Why your parents’ appliances cost more to run than yours do

Why your parents’ appliances cost more to run than yours do

If you’re shopping for new appliances, you might hear the argument that energy-efficient models don’t perform as well as their power-hungry counterparts. Or that you’ll have to spend more for maximum efficiency. A report out today from the American Council for an Energy-Efficient Economy and the Appliance Standards Awareness Project refutes both claims, and it does so with a deep analysis of real data, including more than 20 years’ worth of findings from Consumer Reports’ test labs.

The report, titled “Better Appliances: An Analysis of Performance, Features, and Price as Efficiency Has Improved”, looks at how the marketplace has evolved over time as efficiency standards for various appliances and lighting products have taken effect. “Many of us tend to be nostalgic about the past, but what this report shows is that your parents’ appliances not only cost more to run, but probably didn’t perform as well either,” said Andrew deLaski, ASAP executive director, in the news release.

Specifically, the report concludes that performance has stayed the same or improved and consumers have also benefited from the emergence of new features. As for pricing, it’s dipped or stayed the same for many products. In cases where prices have gone up, the increases have been outweighed by savings on electricity. Consider these highlights from a few major appliance categories.

Performance. Temperature control has improved and noise levels have dropped. Refrigerators have gotten bigger too, even as their energy use has declined sharply. Our current refrigerator Ratings include a pair of recommended French-door bottom-freezers from Kenmore and LG with an industry-leading 33 cubic feet of claimed capacity.
Features. Newer conveniences include extra-tall water dispensers, in-the-door ice makers, theater lighting, and temperature-controlled drawers.
Price. Between 1987 and 2010, real prices decreased by about 35 percent and average energy use went down by more than 50 percent.

Washing machines
Performance.
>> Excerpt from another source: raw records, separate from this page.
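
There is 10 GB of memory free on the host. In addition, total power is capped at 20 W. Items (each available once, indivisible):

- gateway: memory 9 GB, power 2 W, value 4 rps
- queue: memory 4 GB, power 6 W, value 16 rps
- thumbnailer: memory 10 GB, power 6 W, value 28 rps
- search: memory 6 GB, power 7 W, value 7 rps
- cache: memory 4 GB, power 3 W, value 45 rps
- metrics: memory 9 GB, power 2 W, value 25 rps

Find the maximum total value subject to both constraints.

61 rps

Feasible sets respecting both limits:
- queue+cache: memory 8, power 9, value 61
- search+cache: memory 10, power 10, value 52
- cache: memory 4, power 3, value 45
- thumbnailer: memory 10, power 6, value 28
Best: 61 rps.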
Many high-efficiency front-loading and top-loading models do an excellent job tackling stains and they are also gentler on clothes. While front-loaders were prone to vibration when they first came out, manufacturers have improved the technology, and we now have recommended washing machines in that category with excellent scores for vibration.
Features. Automatic dispensers, touchpad controls, and time-delay options are among the features that have made clothes washers easier to operate.
Price. Between 1987 and 2010, real prices decreased by about 45 percent while average energy use decreased by 75 percent.

Performance. Dishwashers continue to deliver superb washing as they dial back on energy and water use. While cycle times can creep up when new energy-use requirements take effect, up around the three-hour mark in some cases, there are plenty of top-performers in our dishwasher Ratings that do the job in two hours or less.
Features. Stainless-steel tubs, adjustable racks, and delayed-start settings have become more common, even on low-price models
Price. Between 1987 and 2010, real prices decreased by about 30 percent while average energy use decreased by 50 percent.

The report found that a household with six products—refrigerator, washing machine and dryer, dishwasher, central air conditioner, and toilets—that just meet the current efficiency standards will save $ 360 on annual utility bills compared to a household with the same products purchased 20 years ago.